CHAPTER X
M’BASSA
Seven days’ march took them one hundred and twenty miles east of Yandjali and into the heart of the great rubber district of M’Bonga.
Twenty miles a day ought to have been covered on an average, but they had delayed here and there to shoot, and the extra porters, whose duty it was to carry the trophies, were already in requisition.
It had been forest most of the way, but forest broken by open spaces; they had crossed two great swards of park-like country where the antelope herds moved like clouds, marvellous natural preserves that might have been English but for the tropic haze and heat and the great n’sambya trees with their yellow bell-like blossoms, the m’binas with their bursts of scarlet bloom, the tall feather-palms, and the wild papaws of the adjoining woods.
But in the last two days of the march the forest had thickened and taken a more sombre note; nothing they had come upon heretofore had been quite so wild as this, so luxuriant and tropical. It was the haunt of the rubber vine, that mysterious plant which requires a glass-house atmosphere and a soil especially rich. The great rubber forest of M’Bonga, thousands of square miles in extent, is really composed of two forests joined by an isthmus of woods. Dimly, it is shaped like an hourglass; south of the constriction where the two forests join lies the elephant country for which Berselius was making, and Félix had led them so craftily and well, that they struck into the rubber district only fifty miles from the constriction.

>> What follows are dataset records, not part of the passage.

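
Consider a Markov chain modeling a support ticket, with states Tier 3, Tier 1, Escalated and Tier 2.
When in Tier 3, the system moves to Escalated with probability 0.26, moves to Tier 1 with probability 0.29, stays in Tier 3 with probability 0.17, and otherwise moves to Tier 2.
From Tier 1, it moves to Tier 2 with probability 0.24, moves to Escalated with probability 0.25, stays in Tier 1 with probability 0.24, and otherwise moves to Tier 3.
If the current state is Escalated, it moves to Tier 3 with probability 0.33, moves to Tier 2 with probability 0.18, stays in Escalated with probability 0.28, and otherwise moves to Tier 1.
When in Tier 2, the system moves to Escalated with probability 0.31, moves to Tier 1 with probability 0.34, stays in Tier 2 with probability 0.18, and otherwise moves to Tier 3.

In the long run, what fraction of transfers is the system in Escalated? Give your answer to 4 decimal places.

0.2738

Let the stationary distribution be π with π = πP and π_1 + π_2 + π_3 + π_4 = 1.
π_1 = 0.17·π_1 + 0.27·π_2 + 0.33·π_3 + 0.17·π_4
π_2 = 0.29·π_1 + 0.24·π_2 + 0.21·π_3 + 0.34·π_4
π_3 = 0.26·π_1 + 0.25·π_2 + 0.28·π_3 + 0.31·π_4
Solving with the normalization constraint gives π = (0.2404, 0.2658, 0.2738, 0.2200).
So the stationary probability of Escalated is 0.2738.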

In the forest, thirty miles from the elephant ground, lies the Belgian fort M’Bassa. They were making for this place now, which was to be the base from which they would start on the great hunt.
The fort of M’Bassa is not used to-day as a fort, only as a collecting-place for rubber. In the early days it was a very necessary entrenchment for the Belgians, as a tribe almost as warlike as the Zappo Zaps terrorized the districts; but the people of this tribe have long been brought under the blue flag with the white star. They are now “soldiers,” and their savagery, like a keen tool, has been turned to good account by the Government.
In the great forest of M’Bonga the rubber vines are not equally distributed. Large areas occur in which they are not found; only in the most desolate places do they grow. You cannot tame and prune and bring the rubber vine into subjection; it will have nothing to do with the vineyard and the field; it chooses to grow alone.
Everything else comes to its harvest with a joyous face, but the rubber vine, like a dark green snake, fearful of death, has to be hunted for.